Case ID: f-appx_684/html/0634-01.html
Source: Caselaw Access Project
Author: {"author": "", "license": "Public Domain", "url": "https://static.case.law/"}
Date Created: 2024-08-24T03:29:51.129683

Freddy Moreno TORRES, Plaintiff-Appellant, v. Michael C. SAYRE, M.D., “CMO”, sued in their official and individual capacity; et al., Defendants-Appellees.
    No. 16-15760
    United States Court of Appeals, Ninth Circuit.
    Submitted March 8, 2017 
    
    Filed March 21, 2017
    Freddy Moreno Torres, Pro Se
    Rohit Kodical, AGCA—Office of the Attorney General, Oakland, CA, for Defendants-Appellees
    Before: LEAVY, W. FLETCHER, and OWENS, Circuit Judges.
    
      
       The panel unanimously concludes this case is suitable for decision without oral argument. See Fed. R. App. P. 34(a)(2).
    
   MEMORANDUM

Freddy Moreno Torres, a California state prisoner, appeals pro se from the district court’s summary judgment in his 42 U.S.C. § 1988 action alleging deliberate indifference to his serious medical needs. We have jurisdiction under 28 U.S.C. § 1291. We review de novo, Toguchi v.
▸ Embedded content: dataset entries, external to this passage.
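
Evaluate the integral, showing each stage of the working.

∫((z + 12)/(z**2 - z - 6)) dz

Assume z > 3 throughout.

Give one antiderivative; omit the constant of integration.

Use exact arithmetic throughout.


Step 1. Decompose ∫((z + 12)/(z**2 - z - 6)) dz by partial fractions, (z + 12)/(z**2 - z - 6) = -2/(z + 2) + 3/(z - 3): now ∫(3/(z - 3)) dz + ∫(-2/(z + 2)) dz.
Step 2. Evaluate the standard form [assuming z > 3]: now 3*log(z - 3) + ∫(-2/(z + 2)) dz.
Step 3. Evaluate the standard form [assuming z > -2]: now 3*log(z - 3) - 2*log(z + 2).
Answer: 3*log(z - 3) - 2*log(z + 2).


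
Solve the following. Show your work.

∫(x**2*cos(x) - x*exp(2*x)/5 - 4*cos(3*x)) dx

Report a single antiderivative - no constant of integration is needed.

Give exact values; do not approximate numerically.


Step 1. Rewrite: now ∫(-x*exp(2*x)/5) dx + ∫(x**2*cos(x)) dx + ∫(-4*cos(3*x)) dx.
Step 2. Integrate ∫(x**2*cos(x)) dx by parts with u = x**2, dv = (cos(x)) dx, so v = sin(x): now x**2*sin(x) + ∫(-x*exp(2*x)/5) dx + ∫(-2*x*sin(x)) dx + ∫(-4*cos(3*x)) dx.
Step 3. Integrate ∫(-2*x*sin(x)) dx by parts with u = x, dv = (-2*sin(x)) dx, so v = 2*cos(x): now x**2*sin(x) + 2*x*cos(x) + ∫(-x*exp(2*x)/5) dx + ∫(-2*cos(x)) dx + ∫(-4*cos(3*x)) dx.
Step 4. Evaluate the standard form: now x**2*sin(x) + 2*x*cos(x) - 2*sin(x) + ∫(-x*exp(2*x)/5) dx + ∫(-4*cos(3*x)) dx.
Step 5. Integrate ∫(-x*exp(2*x)/5) dx by parts with u = x, dv = (-exp(2*x)/5) dx, so v = -exp(2*x)/10: now x**2*sin(x) - x*exp(2*x)/10 + 2*x*cos(x) - 2*sin(x) + ∫(exp(2*x)/10) dx + ∫(-4*cos(3*x)) dx.
Step 6. Evaluate the standard form: now x**2*sin(x) - x*exp(2*x)/10 + 2*x*cos(x) + exp(2*x)/20 - 2*sin(x) + ∫(-4*cos(3*x)) dx.
Step 7. Evaluate the standard form: now x**2*sin(x) - x*exp(2*x)/10 + 2*x*cos(x) + exp(2*x)/20 - 2*sin(x) - 4*sin(3*x)/3.
Answer: x**2*sin(x) - x*exp(2*x)/10 + 2*x*cos(x) + exp(2*x)/20 - 2*sin(x) - 4*sin(3*x)/3.


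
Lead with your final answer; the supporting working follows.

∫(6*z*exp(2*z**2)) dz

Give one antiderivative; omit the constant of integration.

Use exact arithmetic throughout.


The answer is 3*exp(2*z**2)/2.
Step 1. Substitute u = z**2, turning ∫(6*z*exp(2*z**2)) dz into ∫(3*exp(2*u)) du: now ∫(3*exp(2*u)) du.
Step 2. Evaluate the standard form: now 3*exp(2*u)/2.
Step 3. Substitute back u = z**2: now 3*exp(2*z**2)/2.
Answer: 3*exp(2*z**2)/2.


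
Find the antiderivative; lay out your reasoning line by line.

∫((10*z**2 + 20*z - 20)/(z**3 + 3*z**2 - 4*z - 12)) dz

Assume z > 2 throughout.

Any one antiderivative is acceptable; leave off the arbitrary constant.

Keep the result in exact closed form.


Step 1. Decompose ∫((10*z**2 + 20*z - 20)/(z**3 + 3*z**2 - 4*z - 12)) dz by partial fractions, (10*z**2 + 20*z - 20)/(z**3 + 3*z**2 - 4*z - 12) = 2/(z + 3) + 5/(z + 2) + 3/(z - 2): now ∫(3/(z - 2)) dz + ∫(5/(z + 2)) dz + ∫(2/(z + 3)) dz.
Step 2. Evaluate the standard form [assuming z > -2]: now 5*log(z + 2) + ∫(3/(z - 2)) dz + ∫(2/(z + 3)) dz.
Step 3. Evaluate the standard form [assuming z > -3]: now 5*log(z + 2) + 2*log(z + 3) + ∫(3/(z - 2)) dz.
Step 4. Evaluate the standard form [assuming z > 2]: now 3*log(z - 2) + 5*log(z + 2) + 2*log(z + 3).
Answer: 3*log(z - 2) + 5*log(z + 2) + 2*log(z + 3).


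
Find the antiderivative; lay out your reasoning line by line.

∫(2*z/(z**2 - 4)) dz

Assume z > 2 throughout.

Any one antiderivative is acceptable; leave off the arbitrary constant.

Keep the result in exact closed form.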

Chung, 391 F.3d 1051, 1056 (9th Cir. 2004), and we affirm.

The district court properly granted summary judgment because Torres failed to raise a genuine dispute of material fact as to whether defendants were deliberately indifferent in treating his chronic pain and the 2013 injury to his left arm. See-id. at 1057-60 (a prison official acts with deliberate indifference only if he or she knows of and disregards an excessive risk to the prisoner’s health; negligence and a mere difference in medical opinion are insufficient to establish deliberate indifference); see also Estelle v. Gamble, 429 U.S. 97, 107, 97 S.Ct. 285, 50 L.Ed.2d 251 (1976) (“A medical decision not to order an X-ray, or like measures, does not represent cruel and unusual punishment.”).

AFFIRMED. 
      
       This disposition is not appropriate for publication and is not precedent except as provided by Ninth Circuit Rule 36-3.